This driver should be off the road. The laws should be fair. That much is clear. What’s unclear is: What the fuck are cars still doing in NYC? Get your collective transportation shit together, major metropoli of the world.
One reason the pedestrian (and bike) death toll continues to rise is because “the default charge for unlicensed drivers who kill people or commit other serious infractions” is “the charge of third degree aggravated unlicensed operation” which is “the least serious infraction that an unlicensed motorist who kills a pedestrian can be charged with”.
Cause, meet effect.
Also, given this lawless wild west, the selective pressures that do remain on who drives in a city are creating a bizarre monster. It such an infuriating mess that only the insane, narcissistic or just plain stupid spend a significant amount of time driving in a place like NYC. Of course, there are those who have to drive professionally, and a handful of other unavoidable reasons, but judging from the blatant disregard for life shown by professional drivers, even they are driven mad by the concrete maze.
The part that sounds crazy: does that imply that the least-serious charge for licensed drivers is stiffer than the worst one for unlicensed drivers? It wouldn’t surprise me; the law is not always logical.
If you have read the dozens and dozens of stories of pedestrians killed by drivers in Manhattan, you realize just how easy it is to get away with manslaughter or even murder using a car. In almost every circumstance where drivers “accidentally” ended another person’s life, all they had to say was, “I didn’t see them crossing” and the police let you go. That’s it. No investigation, no nothing. If you want to kill someone in Manhattan just run them over and say you didn’t see it.

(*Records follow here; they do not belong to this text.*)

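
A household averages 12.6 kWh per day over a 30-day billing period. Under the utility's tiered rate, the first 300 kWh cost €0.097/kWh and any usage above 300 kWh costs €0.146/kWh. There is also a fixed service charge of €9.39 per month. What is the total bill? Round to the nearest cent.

€49.88

Usage = 12.6 kWh/day × 30 days = 378 kWh
First 300 kWh × €0.097 = €29.10
Remaining 78 kWh × €0.146 = €11.39
Energy charge = €40.49; + service €9.39 = €49.88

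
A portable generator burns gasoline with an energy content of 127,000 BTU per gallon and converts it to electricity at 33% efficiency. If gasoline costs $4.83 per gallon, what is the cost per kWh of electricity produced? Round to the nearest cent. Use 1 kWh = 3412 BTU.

$0.39

Electrical output per gallon = 127,000 BTU × 0.33 / 3412 BTU/kWh = 12.28 kWh
Cost per kWh = $4.83 / 12.28 kWh = $0.393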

Sounds like time for the family of the deceased to follow up with a very expensive civil suit.
I need more info -
- Was the accident determined to be his fault?
- Was the accident caused by breaking any laws (other than driving with out a license)?

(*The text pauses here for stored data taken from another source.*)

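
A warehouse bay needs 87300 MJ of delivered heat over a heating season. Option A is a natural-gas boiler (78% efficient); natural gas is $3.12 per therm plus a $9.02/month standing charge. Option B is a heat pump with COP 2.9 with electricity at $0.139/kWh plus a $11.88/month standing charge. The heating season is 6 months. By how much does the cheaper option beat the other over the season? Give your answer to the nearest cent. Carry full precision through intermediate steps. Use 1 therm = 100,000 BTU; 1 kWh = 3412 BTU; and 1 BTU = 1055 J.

Heat load = 87300 MJ = 87,300,000,000 J / 1055 = 82,748,815 BTU
Gas: input = 82,748,815 / 0.78 = 106,088,225 BTU = 1,061 therm → 1,061 × $3.12 = $3,309.95; + 6 × $9.02 standing = $3,364.07
Heat pump: 82,748,815 BTU / 3412 = 24,250 kWh heat; / 2.9 = 8,363 kWh in → × $0.139 = $1,162.44; + 6 × $11.88 standing = $1,233.72
Difference = |$3,364.07 − $1,233.72| = $2,130.36

$2130.36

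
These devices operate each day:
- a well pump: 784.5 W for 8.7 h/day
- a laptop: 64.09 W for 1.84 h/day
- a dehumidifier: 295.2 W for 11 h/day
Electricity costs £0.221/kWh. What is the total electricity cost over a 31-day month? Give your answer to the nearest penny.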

3) Why didn’t he have a license?
So by your quotes, are you saying that most or many cases of people getting hit by cars is from people intentionally hitting them?
Blind bias is a powerful thing. It is amazing how you don’t see something you don’t expect to see.
There’s a big difference between “intention” and “not giving a rat’s ass.”
A) driving fast enough to kill somebody in NYC in an area where there are senior pedestrians
B) not expecting / Accounting for jaywalkers in NYC
you caused the accident
A) It is exceedingly easy to kill somebody with a car even at very low speeds. Particularly senior citizens who tend towards less than perfect health to begin with (though 66 is a fairly young senior citizen)
B) I’m not sure how you can drive at speed limit speeds and still be able to avoid all jaywalkers (particularly those not paying attention/texting/listening to music/etc). Having said that, that has nothing to do with this case as the victim was in a crosswalk, and had the right of way (according to the headline and very first line of the linked article).
I’m being intentionally unreasonable here as I believe that if non-deadly speeds are too slow to drive, too effin’ bad in a city this dense, don’t drive.
Agreed, I was just responding to the hypothetical that was presented that it “might be the pedestrian’s fault”
Apologies. Posting in a hurry, I sometimes miss sarcasm cues
I don’t know about New York, but in a lot of states, a pedestrian in a marked crosswalk always has the right of way.
Yes, but if a person walks out in a way so that a driver couldn’t possibly stop - I don’t see it as his fault. Legally, though, you’re probably right.
A friend of mine was recently fined $550 for driving 72 in a 55 zone in New York state, caught by a cop sitting at a speed trap. It’s good to know that he could have murdered someone and saved $150.
Sounds like time for the family of the deceased to follow up with a very expensive civil suit
Or a very extensive ass beating
No, else there would have been no citation at all. When you get 4 digits in the billions column the fabric of law warps under the pressure of all those digits.